Igor Mintusov President of the European Association of Political Consultants
The migration crisis unfolding on the Belarusian-Polish border has once again actualized the problem of large political (we have not talked about economic for a long time) costs incurred by the Kremlin from an alliance with Lukashenko. On the one hand, the current events on the western borders of Belarus should worry us only at the level of "high concern" about what is happening. On the other hand, we are witnessing how Russia is again drawn into the conflict between Lukashenko and the EU. European leaders accuse Russia of aiding the Belarusian authorities and threaten to impose sanctions. Russia may have two motives for political support for Lukashenko's dangerous and provocative actions (from the point of view of the West).
First. By virtue of its geopolitical interests, Russia is doomed to support any actions of Lukashenko, whether Russia likes these actions or not. Second. Russia supports all actions of Lukashenko, because Lukashenko is implementing the geopolitical strategy of the union state.
Firstly, it increases the military-political tension on the borders of the union state, which is beneficial to the power elites and the military-industrial complex of Russia, and secondly, Russia is becoming an irreplaceable moderator in the negotiation process between Lukashenko and Europe.
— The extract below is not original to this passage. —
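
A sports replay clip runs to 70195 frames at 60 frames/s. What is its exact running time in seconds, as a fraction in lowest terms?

Running time = 70195 ÷ (60) = 70195 × 1/60 = 14039/12 s.

14039/12 seconds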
In other words, by influencing Europe through the president of Belarus, illegitimate from the point of view of Brussels, Russia creates problems for European states, which Russia can later solve. Or maybe not.
This suggests an analogy with Russia's policy towards the DPR and LPR in Ukraine. Russia does not plan to annex these Ukrainian territories. With the help of the DPR and LPR, Russia only wants to effectively influence the domestic and foreign policy of Ukraine.
How does the situation on the Belarusian-Polish border threaten Russia regardless of its motives for supporting Lukashenko? There is a real threat of being drawn into an armed conflict on the borders of the union state. Russia has security obligations to Belarus within the framework of the Union State and the CSTO. The preamble to the Treaty on the SG reads the following: “The Russian Federation and the Republic of Belarus, guided by the will of the peoples of Russia and Belarus, taking care of the vital interests of their citizens; <…> Confirming <…> the desire to live in peace and good neighborliness with other states, we agreed…”.
After reading this formulation, one wonders: do the recent events in Belarus really correspond to the will of the people of Russia? Does cooperation with Lukashenko really contribute to social and economic progress in Russia? What are the prospects for the Union State? Why do we defend Lukashenko from time to time and hold on to him? Moscow's support today is actually the only component of Lukashenko's legitimacy in the international arena. In other words, Moscow remains a hostage to any actions of Lukashenko and is doomed to defend him in any foreign policy adventurous actions.
Or is Lukashenko an effective tool for implementing Russia's foreign policy strategy?